I am a founder of Harris Bricken, an international law firm with lawyers in Los Angeles, Portland, San Francisco, Seattle, China and Spain.

I mostly represent companies doing business in emerging market countries. It has taken me many years to build my network and it takes constant communication and travel to maintain it. My work has been as varied as securing the release of two improperly held helicopters in Papua New Guinea, setting up a legal framework to move slag from Canada to Poland’s interior, overseeing hundreds of litigation and arbitration matters in Korea, helping someone avoid terrorism charges in Japan, and seizing fish product in China to collect on a debt.

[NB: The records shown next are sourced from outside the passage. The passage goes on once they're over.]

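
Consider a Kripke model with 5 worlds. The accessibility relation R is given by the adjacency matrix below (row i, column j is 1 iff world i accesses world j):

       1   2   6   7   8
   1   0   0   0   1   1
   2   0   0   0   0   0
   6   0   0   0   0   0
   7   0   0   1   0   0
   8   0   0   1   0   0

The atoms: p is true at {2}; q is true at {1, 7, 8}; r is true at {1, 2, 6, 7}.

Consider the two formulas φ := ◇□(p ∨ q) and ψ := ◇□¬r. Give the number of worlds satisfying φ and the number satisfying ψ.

2 and 2

For ◇□(p ∨ q):
1: successors {7, 8}; □(p ∨ q) there: 7:F, 8:F. ✗
2: no successors, so ◇□(p ∨ q) fails. ✗
6: no successors, so ◇□(p ∨ q) fails. ✗
7: successors {6}; □(p ∨ q) there: 6:T. ✓
8: successors {6}; □(p ∨ q) there: 6:T. ✓
— 2 worlds.
For ◇□¬r:
1: successors {7, 8}; □¬r there: 7:F, 8:F. ✗
2: no successors, so ◇□¬r fails. ✗
6: no successors, so ◇□¬r fails. ✗
7: successors {6}; □¬r there: 6:T. ✓
8: successors {6}; □¬r there: 6:T. ✓
— 2 worlds.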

I was named as one of only three Washington State Amazing Lawyers in International Law, I am AV rated by Martindale-Hubbell Law Directory (its highest rating), I am rated 10.0 by AVVO.com (its highest rating), and I am a SuperLawyer.

I am a frequent writer and public speaker on doing business in Asia and I constantly travel between the United States and Asia. I most commonly speak on China law issues and I am the lead writer of the award winning China Law Blog (www.chinalawblog.com). Forbes Magazine, Fortune Magazine, the Wall Street Journal, Investors Business Daily, Business Week, The National Law Journal, The Washington Post, The ABA Journal, The Economist, Newsweek, NPR, The New York Times and Inside Counsel have all interviewed me regarding various aspects of my international law practice.

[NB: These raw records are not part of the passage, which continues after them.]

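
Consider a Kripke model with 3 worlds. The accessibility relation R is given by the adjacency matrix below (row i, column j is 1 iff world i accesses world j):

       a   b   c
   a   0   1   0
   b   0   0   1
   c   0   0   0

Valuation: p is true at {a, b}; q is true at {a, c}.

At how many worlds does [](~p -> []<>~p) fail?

0

a: successors {b}; ~p -> []<>~p there: b:T. ✓
b: successors {c}; ~p -> []<>~p there: c:T. ✓
c: no successors, so [](~p -> []<>~p) holds vacuously. ✓
Satisfying worlds: {a, b, c}.
So [](~p -> []<>~p) fails at the other 0 worlds.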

I am licensed in Washington, Illinois, and Alaska.

In tandem with the international law team at my firm, I focus on setting up/registering companies overseas (via WFOEs, Rep Offices or Joint Ventures), drafting international contracts (NDAs, OEM Agreements, licensing, distribution, etc.), protecting IP (trademarks, trade secrets, copyrights and patents), and overseeing M&A transactions.